Zur Vermeidung von Arzneimittel-Lieferengpässen will die Kommission die Produktion von Arzneimitteln und Wirkstoffen stärker zurück nach Europa holen. Dazu wird in einem ersten Schritt ein „strukturierter Dialog“ mit Industrie, Behörden, Patienten- und Gesundheitsorganisationen und der Forschungsgemeinschaft gestartet zur Identifikation der Schwachstellen in den globalen Lieferketten.

Um allen EU-Bürgerinnen und -Bürgern einen gleichberechtigten Zugang zu Arzneimitteln zu ermöglichen, sollen mit einem Pilotprojekt die Ursachen für verzögerte Markteinführungen ergründet werden.

Hierzu gehört auch die weitere Wettbewerbsförderung im Bereich der Generika und Biosimilar-Arzneimittel.
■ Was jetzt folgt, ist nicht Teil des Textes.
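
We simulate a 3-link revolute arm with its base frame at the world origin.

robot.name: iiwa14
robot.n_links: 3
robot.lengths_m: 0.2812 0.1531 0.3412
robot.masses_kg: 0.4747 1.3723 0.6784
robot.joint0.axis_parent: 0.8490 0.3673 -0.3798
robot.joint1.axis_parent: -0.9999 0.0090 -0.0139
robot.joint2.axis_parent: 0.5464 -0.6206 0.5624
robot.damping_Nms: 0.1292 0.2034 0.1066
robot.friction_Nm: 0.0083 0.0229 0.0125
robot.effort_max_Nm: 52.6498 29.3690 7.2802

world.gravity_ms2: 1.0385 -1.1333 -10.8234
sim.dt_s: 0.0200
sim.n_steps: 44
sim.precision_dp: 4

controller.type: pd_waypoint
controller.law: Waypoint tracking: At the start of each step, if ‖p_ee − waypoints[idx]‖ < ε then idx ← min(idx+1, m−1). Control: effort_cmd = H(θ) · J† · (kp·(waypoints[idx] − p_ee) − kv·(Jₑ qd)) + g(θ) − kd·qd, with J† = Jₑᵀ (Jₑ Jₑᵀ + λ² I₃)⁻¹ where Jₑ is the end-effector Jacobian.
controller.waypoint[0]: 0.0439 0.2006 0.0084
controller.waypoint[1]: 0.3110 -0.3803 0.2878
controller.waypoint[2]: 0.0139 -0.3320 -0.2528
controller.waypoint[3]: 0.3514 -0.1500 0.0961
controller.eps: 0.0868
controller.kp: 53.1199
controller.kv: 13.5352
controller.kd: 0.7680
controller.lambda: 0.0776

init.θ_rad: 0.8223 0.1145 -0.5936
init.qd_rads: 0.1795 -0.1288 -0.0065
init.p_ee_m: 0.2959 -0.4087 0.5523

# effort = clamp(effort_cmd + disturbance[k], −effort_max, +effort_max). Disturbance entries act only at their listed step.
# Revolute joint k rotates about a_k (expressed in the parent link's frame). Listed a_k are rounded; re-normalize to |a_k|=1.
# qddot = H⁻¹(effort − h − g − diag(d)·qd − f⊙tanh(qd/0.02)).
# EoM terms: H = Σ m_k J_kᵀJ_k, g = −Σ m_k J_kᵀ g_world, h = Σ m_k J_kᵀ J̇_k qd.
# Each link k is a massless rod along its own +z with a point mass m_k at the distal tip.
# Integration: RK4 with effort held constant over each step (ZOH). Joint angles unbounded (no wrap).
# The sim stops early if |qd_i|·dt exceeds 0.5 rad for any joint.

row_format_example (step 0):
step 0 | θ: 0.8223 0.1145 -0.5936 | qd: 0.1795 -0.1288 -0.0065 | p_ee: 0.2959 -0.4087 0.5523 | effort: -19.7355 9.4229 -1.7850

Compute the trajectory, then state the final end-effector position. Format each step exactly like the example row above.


step 1 | θ: 0.8220 0.1112 -0.6058 | qd: -0.1997 -0.1775 -1.1842 | p_ee: 0.2980 -0.4086 0.5501 | effort: -17.4175 7.7575 -0.1371
step 2 | θ: 0.8179 0.1135 -0.6301 | qd: -0.2181 0.3820 -1.2738 | p_ee: 0.3034 -0.4028 0.5486 | effort: -15.2400 5.9572 0.2369
step 3 | θ: 0.8116 0.1214 -0.6591 | qd: -0.4128 0.4177 -1.6163 | p_ee: 0.3103 -0.3930 0.5479 | effort: -13.8243 5.0961 0.7046
step 4 | θ: 0.8026 0.1317 -0.6919 | qd: -0.4923 0.6118 -1.6756 | p_ee: 0.3179 -0.3803 0.5478 | effort: -12.6516 4.2886 0.8380
step 5 | θ: 0.7915 0.1443 -0.7267 | qd: -0.6078 0.6611 -1.8055 | p_ee: 0.3259 -0.3654 0.5479 | effort: -11.8313 3.7974 1.0011
step 6 | θ: 0.7786 0.1584 -0.7634 | qd: -0.6873 0.7456 -1.8646 | p_ee: 0.3338 -0.3488 0.5481 | effort: -11.1838 3.3685 1.0809
step 7 | θ: 0.7640 0.1737 -0.8015 | qd: -0.7720 0.7915 -1.9404 | p_ee: 0.3417 -0.3307 0.5481 | effort: -10.7034 3.0507 1.1684
step 8 | θ: 0.7478 0.1900 -0.8409 | qd: -0.8483 0.8416 -2.0000 | p_ee: 0.3492 -0.3114 0.5478 | effort: -10.3222 2.7719 1.2374
step 9 | θ: 0.7300 0.2071 -0.8815 | qd: -0.9274 0.8803 -2.0629 | p_ee: 0.3564 -0.2911 0.5470 | effort: -10.0195 2.5336 1.3077
step 10 | θ: 0.7106 0.2250 -0.9233 | qd: -1.0086 0.9168 -2.1225 | p_ee: 0.3631 -0.2698 0.5456 | effort: -9.7655 2.3140 1.3731
step 11 | θ: 0.6896 0.2436 -0.9664 | qd: -1.0956 0.9487 -2.1824 | p_ee: 0.3693 -0.2478 0.5437 | effort: -9.5437 2.1085 1.4364
step 12 | θ: 0.6667 0.2628 -1.0106 | qd: -1.1894 0.9780 -2.2416 | p_ee: 0.3748 -0.2250 0.5411 | effort: -9.3380 1.9093 1.4949
step 13 | θ: 0.6419 0.2825 -1.0561 | qd: -1.2914 1.0049 -2.3004 | p_ee: 0.3796 -0.2015 0.5378 | effort: -9.1363 1.7132 1.5474
step 14 | θ: 0.6150 0.3028 -1.1027 | qd: -1.4026 1.0305 -2.3585 | p_ee: 0.3836 -0.1774 0.5338 | effort: -8.9279 1.5171 1.5915
step 15 | θ: 0.5857 0.3235 -1.1504 | qd: -1.5235 1.0555 -2.4155 | p_ee: 0.3868 -0.1528 0.5291 | effort: -8.7032 1.3193 1.6246
step 16 | θ: 0.5539 0.3448 -1.1993 | qd: -1.6541 1.0812 -2.4712 | p_ee: 0.3889 -0.1278 0.5238 | effort: -8.4534 1.1189 1.6441
step 17 | θ: 0.5194 0.3666 -1.2493 | qd: -1.7945 1.1088 -2.5249 | p_ee: 0.3901 -0.1024 0.5177 | effort: -8.1706 0.9156 1.6473
step 18 | θ: 0.4820 0.3890 -1.3004 | qd: -1.9441 1.1397 -2.5760 | p_ee: 0.3902 -0.0767 0.5110 | effort: -7.8475 0.7095 1.6313
step 19 | θ: 0.4416 0.4120 -1.3524 | qd: -2.1021 1.1754 -2.6239 | p_ee: 0.3891 -0.0508 0.5036 | effort: -7.4775 0.5017 1.5934
step 20 | θ: 0.3979 0.4359 -1.4054 | qd: -2.2674 1.2173 -2.6676 | p_ee: 0.3868 -0.0247 0.4957 | effort: -7.0551 0.2935 1.5314
step 21 | θ: 0.3508 0.4606 -1.4592 | qd: -2.4388 1.2668 -2.7066 | p_ee: 0.3833 0.0013 0.4871 | effort: -6.5756 0.0868 1.4433
step 22 | θ: 0.3003 0.4865 -1.5137 | qd: -2.6144 1.3251 -2.7399 | p_ee: 0.3785 0.0273 0.4781 | effort: -6.0350 -0.1160 1.3277
step 23 | θ: 0.2463 0.5136 -1.5688 | qd: -2.7922 1.3934 -2.7667 | p_ee: 0.3725 0.0532 0.4685 | effort: -5.4291 -0.3126 1.1840
step 24 | θ: 0.1887 0.5422 -1.6244 | qd: -2.9698 1.4727 -2.7861 | p_ee: 0.3651 0.0788 0.4586 | effort: -4.7520 -0.5011 1.0125
step 25 | θ: 0.1276 0.5725 -1.6803 | qd: -3.1441 1.5639 -2.7967 | p_ee: 0.3565 0.1041 0.4482 | effort: -3.9943 -0.6810 0.8143
step 26 | θ: 0.0630 0.6049 -1.7363 | qd: -3.3110 1.6678 -2.7964 | p_ee: 0.3465 0.1290 0.4376 | effort: -3.1397 -0.8536 0.5914
step 27 | θ: -0.0047 0.6394 -1.7921 | qd: -3.4653 1.7846 -2.7820 | p_ee: 0.3354 0.1535 0.4268 | effort: -2.1620 -1.0243 0.3464
step 28 | θ: -0.0753 0.6765 -1.8475 | qd: -3.5996 1.9135 -2.7481 | p_ee: 0.3230 0.1776 0.4158 | effort: -1.0225 -1.2031 0.0825
step 29 | θ: -0.1482 0.7163 -1.9018 | qd: -3.7045 2.0514 -2.6868 | p_ee: 0.3095 0.2013 0.4046 | effort: 0.3264 -1.4055 -0.1970
step 30 | θ: -0.2229 0.7588 -1.9546 | qd: -3.7679 2.1906 -2.5875 | p_ee: 0.2949 0.2245 0.3934 | effort: 1.9249 -1.6491 -0.4887
step 31 | θ: -0.2982 0.8041 -2.0049 | qd: -3.7760 2.3179 -2.4385 | p_ee: 0.2794 0.2473 0.3819 | effort: 3.7681 -1.9451 -0.7884
step 32 | θ: -0.3730 0.8516 -2.0516 | qd: -3.7166 2.4150 -2.2309 | p_ee: 0.2634 0.2697 0.3701 | effort: 5.7572 -2.2840 -1.0886
step 33 | θ: -0.4460 0.9006 -2.0935 | qd: -3.5839 2.4648 -1.9666 | p_ee: 0.2470 0.2914 0.3579 | effort: 7.6852 -2.6273 -1.3770
step 34 | θ: -0.5155 0.9500 -2.1297 | qd: -3.3827 2.4609 -1.6622 | p_ee: 0.2308 0.3121 0.3451 | effort: 9.3020 -2.9197 -1.6364
step 35 | θ: -0.5806 0.9989 -2.1598 | qd: -3.1295 2.4131 -1.3466 | p_ee: 0.2152 0.3317 0.3317 | effort: 10.4323 -3.1182 -1.8497
step 36 | θ: -0.6403 1.0465 -2.1837 | qd: -2.8476 2.3419 -1.0501 | p_ee: 0.2006 0.3496 0.3178 | effort: 11.0454 -3.2118 -2.0067
step 37 | θ: -0.6944 1.0926 -2.2021 | qd: -2.5604 2.2672 -0.7929 | p_ee: 0.1873 0.3658 0.3036 | effort: 11.2307 -3.2164 -2.1080
step 38 | θ: -0.7428 1.1373 -2.2159 | qd: -2.2858 2.2013 -0.5823 | p_ee: 0.1755 0.3800 0.2892 | effort: 11.1256 -3.1588 -2.1630
step 39 | θ: -0.7860 1.1809 -2.2259 | qd: -2.0351 2.1485 -0.4158 | p_ee: 0.1651 0.3923 0.2749 | effort: 10.8574 -3.0639 -2.1847
step 40 | θ: -0.8244 1.2235 -2.2329 | qd: -1.8136 2.1083 -0.2862 | p_ee: 0.1560 0.4028 0.2609 | effort: 10.5194 -2.9494 -2.1854
step 41 | θ: -0.8588 1.2654 -2.2376 | qd: -1.6221 2.0783 -0.1854 | p_ee: 0.1482 0.4117 0.2472 | effort: 10.1695 -2.8265 -2.1744
step 42 | θ: -0.8896 1.3068 -2.2406 | qd: -1.4589 2.0560 -0.1064 | p_ee: 0.1415 0.4192 0.2339 | effort: 9.8389 -2.7013 -2.1579
step 43 | θ: -0.9173 1.3479 -2.2421 | qd: -1.3211 2.0390 -0.0435 | p_ee: 0.1358 0.4254 0.2210 | effort: 9.5413 -2.5765 -2.1392
step 44 | θ: -0.9426 1.3886 -2.2425 | qd: -1.2058 2.0265 0.0050 | p_ee: 0.1310 0.4305 0.2085
final p_ee position (m): 0.1310 0.4305 0.2085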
Die Kommission spricht sich darüber hinaus für Leitlinien für eine stärkere europäische Zusammenarbeit bei der Preisgestaltungs- und Kostenerstattungspolitik aus, ein Vorhaben, was noch zu erheblichen Konflikten mit den Mitgliedstaaten führen dürfte.

Forschung fördern

Beim Thema Forschung und Innovation sollen die Prioritäten stärker auf die Bedürfnisse der Patienten und die Anforderungen der Gesundheitssysteme abgestimmt sowie umweltfreundliche Herstellung, Verwendung und Entsorgung von Medikamenten gefördert werden. Vor allem in den Bereichen Antibiotika-Resistenzen (AMR), seltene und neurodegenerative Krankheiten und Kinderonkologie sollen Forschung und Innovation gefördert werden.

Geplant ist außerdem die Errichtung einer Health Emergency Response Authority (HERA), um auf Krisen und gesundheitliche Notlagen besser reagieren zu können. Ende 2021 wird ein erster Vorschlag für einen europäischen Raum für Gesundheitsdaten oder Common European Health Data Space (EHDS) folgen.
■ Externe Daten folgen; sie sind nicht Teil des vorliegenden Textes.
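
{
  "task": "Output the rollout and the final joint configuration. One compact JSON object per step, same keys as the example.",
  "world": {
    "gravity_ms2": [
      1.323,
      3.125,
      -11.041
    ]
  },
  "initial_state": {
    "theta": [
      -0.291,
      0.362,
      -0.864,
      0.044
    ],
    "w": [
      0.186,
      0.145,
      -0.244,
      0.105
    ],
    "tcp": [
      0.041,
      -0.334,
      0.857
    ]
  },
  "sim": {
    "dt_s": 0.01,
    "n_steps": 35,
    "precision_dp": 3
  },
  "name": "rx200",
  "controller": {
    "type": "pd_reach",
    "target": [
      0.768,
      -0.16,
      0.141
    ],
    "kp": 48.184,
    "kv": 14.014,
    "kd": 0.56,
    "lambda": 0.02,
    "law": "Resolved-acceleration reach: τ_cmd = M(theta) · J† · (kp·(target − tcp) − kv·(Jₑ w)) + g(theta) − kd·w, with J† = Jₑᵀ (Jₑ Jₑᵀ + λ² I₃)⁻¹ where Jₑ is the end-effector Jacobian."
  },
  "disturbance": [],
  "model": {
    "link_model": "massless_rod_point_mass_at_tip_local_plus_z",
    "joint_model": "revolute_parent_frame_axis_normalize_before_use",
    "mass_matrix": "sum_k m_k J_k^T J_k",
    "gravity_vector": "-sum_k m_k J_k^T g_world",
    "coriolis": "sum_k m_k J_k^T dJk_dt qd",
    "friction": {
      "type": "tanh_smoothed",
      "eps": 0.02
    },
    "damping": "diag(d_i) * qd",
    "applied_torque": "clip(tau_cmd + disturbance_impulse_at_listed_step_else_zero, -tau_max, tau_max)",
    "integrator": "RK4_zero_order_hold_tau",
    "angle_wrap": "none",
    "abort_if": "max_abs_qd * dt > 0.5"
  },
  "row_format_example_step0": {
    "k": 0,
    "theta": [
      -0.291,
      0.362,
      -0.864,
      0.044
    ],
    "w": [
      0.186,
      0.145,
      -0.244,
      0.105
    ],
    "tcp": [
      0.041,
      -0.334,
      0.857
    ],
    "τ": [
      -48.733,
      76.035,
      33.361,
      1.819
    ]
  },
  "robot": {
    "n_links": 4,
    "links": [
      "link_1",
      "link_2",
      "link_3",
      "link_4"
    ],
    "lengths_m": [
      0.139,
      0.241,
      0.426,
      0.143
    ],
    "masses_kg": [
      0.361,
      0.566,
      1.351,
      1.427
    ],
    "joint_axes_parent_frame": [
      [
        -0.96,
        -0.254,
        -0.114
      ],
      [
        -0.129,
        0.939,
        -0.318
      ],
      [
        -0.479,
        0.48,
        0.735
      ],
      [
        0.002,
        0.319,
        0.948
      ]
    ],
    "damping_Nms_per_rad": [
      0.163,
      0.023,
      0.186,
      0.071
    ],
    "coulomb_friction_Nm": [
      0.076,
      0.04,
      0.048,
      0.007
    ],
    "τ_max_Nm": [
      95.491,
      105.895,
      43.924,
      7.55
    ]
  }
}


{"k":1,"theta":[-0.292,0.377,-0.889,0.041],"w":[-0.332,2.901,-4.618,-0.638],"tcp":[0.042,-0.332,0.856],"\u03c4":[-42.288,63.179,31.098,1.93]}
{"k":2,"theta":[-0.297,0.413,-0.944,0.038],"w":[-0.739,4.205,-6.366,0.166],"tcp":[0.047,-0.33,0.853],"\u03c4":[-36.312,51.514,27.133,1.125]}
{"k":3,"theta":[-0.306,0.458,-1.009,0.022],"w":[-1.158,4.733,-6.634,-2.949],"tcp":[0.056,-0.328,0.848],"\u03c4":[-33.112,42.066,23.136,2.593]}
{"k":4,"theta":[-0.319,0.508,-1.08,0.045],"w":[-1.347,5.256,-7.472,6.51],"tcp":[0.068,-0.327,0.843],"\u03c4":[-22.685,31.67,18.132,-3.113]}
{"k":5,"theta":[-0.336,0.557,-1.141,-0.056],"w":[-2.062,4.594,-5.085,-23.082],"tcp":[0.081,-0.325,0.838],"\u03c4":[-35.431,27.698,16.894,7.55]}
{"k":6,"theta":[-0.354,0.611,-1.214,0.007],"w":[-1.635,6.067,-9.107,29.943],"tcp":[0.098,-0.325,0.83],"\u03c4":[0.987,14.825,8.536,-7.55]}
{"k":7,"theta":[-0.376,0.661,-1.275,-0.054],"w":[-2.587,4.117,-3.674,-34.894],"tcp":[0.115,-0.324,0.823],"\u03c4":[-33.052,16.315,11.937,7.55]}
{"k":8,"theta":[-0.399,0.712,-1.336,-0.071],"w":[-2.101,5.798,-8.067,24.881],"tcp":[0.134,-0.324,0.814],"\u03c4":[6.653,7.072,3.526,-7.55]}
{"k":9,"theta":[-0.425,0.759,-1.392,-0.157],"w":[-2.972,3.86,-3.62,-35.45],"tcp":[0.154,-0.323,0.805],"\u03c4":[-23.62,3.824,6.636,7.55]}
{"k":10,"theta":[-0.45,0.807,-1.449,-0.172],"w":[-2.316,5.535,-7.277,25.792],"tcp":[0.175,-0.324,0.795],"\u03c4":[13.838,1.438,-0.749,-7.55]}
{"k":11,"theta":[-0.478,0.851,-1.5,-0.242],"w":[-3.13,3.544,-3.475,-33.308],"tcp":[0.197,-0.323,0.785],"\u03c4":[-13.97,-5.326,2.473,7.55]}
{"k":12,"theta":[-0.505,0.896,-1.552,-0.236],"w":[-2.326,5.22,-6.373,27.762],"tcp":[0.218,-0.325,0.773],"\u03c4":[19.094,-2.168,-3.95,-7.55]}
{"k":13,"theta":[-0.533,0.938,-1.597,-0.287],"w":[-3.133,3.229,-3.131,-31.383],"tcp":[0.24,-0.325,0.762],"\u03c4":[-6.752,-11.447,-0.293,7.55]}
{"k":14,"theta":[-0.559,0.979,-1.642,-0.264],"w":[-2.21,4.906,-5.442,29.199],"tcp":[0.261,-0.326,0.749],"\u03c4":[22.14,-4.736,-6.19,-7.55]}
{"k":15,"theta":[-0.586,1.017,-1.681,-0.302],"w":[-3.053,2.941,-2.687,-30.285],"tcp":[0.282,-0.326,0.736],"\u03c4":[-1.943,-15.741,-1.99,7.55]}
{"k":16,"theta":[-0.611,1.056,-1.718,-0.271],"w":[-2.025,4.619,-4.563,29.902],"tcp":[0.303,-0.327,0.723],"\u03c4":[23.628,-6.834,-7.711,-7.55]}
{"k":17,"theta":[-0.636,1.092,-1.751,-0.304],"w":[-2.937,2.677,-2.224,-29.933],"tcp":[0.323,-0.326,0.709],"\u03c4":[1.174,-19.005,-2.982,7.55]}
{"k":18,"theta":[-0.659,1.128,-1.782,-0.27],"w":[-1.805,4.362,-3.76,30.036],"tcp":[0.343,-0.327,0.695],"\u03c4":[24.13,-8.633,-8.711,-7.55]}
{"k":19,"theta":[-0.683,1.161,-1.808,-0.304],"w":[-2.811,2.43,-1.793,-30.09],"tcp":[0.363,-0.325,0.681],"\u03c4":[3.241,-21.643,-3.545,7.55]}
{"k":20,"theta":[-0.704,1.195,-1.833,-0.272],"w":[-1.57,4.131,-3.034,29.805],"tcp":[0.381,-0.325,0.667],"\u03c4":[24.002,-10.144,-9.335,-7.55]}
{"k":21,"theta":[-0.726,1.225,-1.854,-0.309],"w":[-2.69,2.191,-1.42,-30.57],"tcp":[0.4,-0.323,0.653],"\u03c4":[4.688,-23.86,-3.859,7.55]}
{"k":22,"theta":[-0.745,1.257,-1.874,-0.282],"w":[-1.333,3.92,-2.381,29.346],"tcp":[0.417,-0.322,0.638],"\u03c4":[23.444,-11.349,-9.679,-7.55]}
{"k":23,"theta":[-0.766,1.285,-1.891,-0.326],"w":[-2.583,1.951,-1.12,-31.264],"tcp":[0.434,-0.319,0.624],"\u03c4":[5.778,-25.778,-4.041,7.55]}
{"k":24,"theta":[-0.783,1.315,-1.906,-0.304],"w":[-1.099,3.724,-1.789,28.732],"tcp":[0.45,-0.318,0.61],"\u03c4":[22.562,-12.24,-9.803,-7.55]}
{"k":25,"theta":[-0.802,1.341,-1.918,-0.356],"w":[-2.496,1.705,-0.902,-32.124],"tcp":[0.466,-0.314,0.596],"\u03c4":[6.683,-27.488,-4.164,7.55]}
{"k":26,"theta":[-0.818,1.368,-1.929,-0.342],"w":[-0.875,3.538,-1.249,27.986],"tcp":[0.481,-0.312,0.582],"\u03c4":[21.412,-12.821,-9.744,-7.55]}
{"k":27,"theta":[-0.835,1.392,-1.939,-0.402],"w":[-2.431,1.449,-0.772,-33.143],"tcp":[0.496,-0.308,0.568],"\u03c4":[7.528,-29.069,-4.285,7.55]}
{"k":28,"theta":[-0.85,1.417,-1.947,-0.398],"w":[-0.664,3.357,-0.75,27.108],"tcp":[0.509,-0.305,0.555],"\u03c4":[20.02,-13.11,-9.516,-7.55]}
{"k":29,"theta":[-0.866,1.439,-1.954,-0.469],"w":[-2.386,1.181,-0.735,-34.303],"tcp":[0.523,-0.301,0.541],"\u03c4":[8.428,-30.59,-4.456,7.55]}
{"k":30,"theta":[-0.879,1.462,-1.959,-0.475],"w":[-0.466,3.177,-0.28,26.099],"tcp":[0.535,-0.297,0.528],"\u03c4":[18.407,-13.145,-9.13,-7.55]}
{"k":31,"theta":[-0.895,1.481,-1.964,-0.558],"w":[-2.354,0.902,-0.793,-35.661],"tcp":[0.547,-0.293,0.515],"\u03c4":[9.475,-32.119,-4.723,7.55]}
{"k":32,"theta":[-0.907,1.502,-1.967,-0.577],"w":[-0.29,2.993,0.165,24.91],"tcp":[0.558,-0.289,0.502],"\u03c4":[16.564,-12.985,-8.567,-7.55]}
{"k":33,"theta":[-0.921,1.519,-1.971,-0.674],"w":[-2.323,0.62,-0.956,-37.203],"tcp":[0.569,-0.284,0.49],"\u03c4":[10.794,-33.693,-5.146,7.55]}
{"k":34,"theta":[-0.932,1.537,-1.972,-0.707],"w":[-0.14,2.798,0.584,23.516],"tcp":[0.579,-0.28,0.478],"\u03c4":[14.502,-12.723,-7.819,-7.55]}
{"k":35,"theta":[-0.946,1.551,-1.976,-0.819],"w":[-2.261,0.35,-1.214,-38.87],"tcp":[0.589,-0.274,0.466]}
{"summary": "final theta (rad): -0.946 1.551 -1.976 -0.819"}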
Zur Finanzierung dieser Maßnahmen, haben sich das Europäische Parlament und die EU-Kommission unter der deutschen Ratspräsidentschaft auf das Gesundheitsprogramm EU4Health mit einem Budget von 5,1 Milliarden Euro geeinigt.

Die Vorhaben sind ambitioniert und es wird sich zeigen, wie die weiteren Verhandlungen unter der portugiesischen Ratspräsidentschaft verlaufen. Die Krise zeigt aber deutlich auf, an welchen Stellen es der EU an Handlungsfähigkeit fehlt.

Mit Blick auf die Impfkampagne sind Länder wie die USA und Großbritannien der EU weit voraus. Hier anzusetzen und die Reaktionsfähigkeit der EU zu schärfen, ist der jetzt dringend benötigte Schritt hin zu einer krisenfesten EU, die im internationalen Vergleich mithalten kann.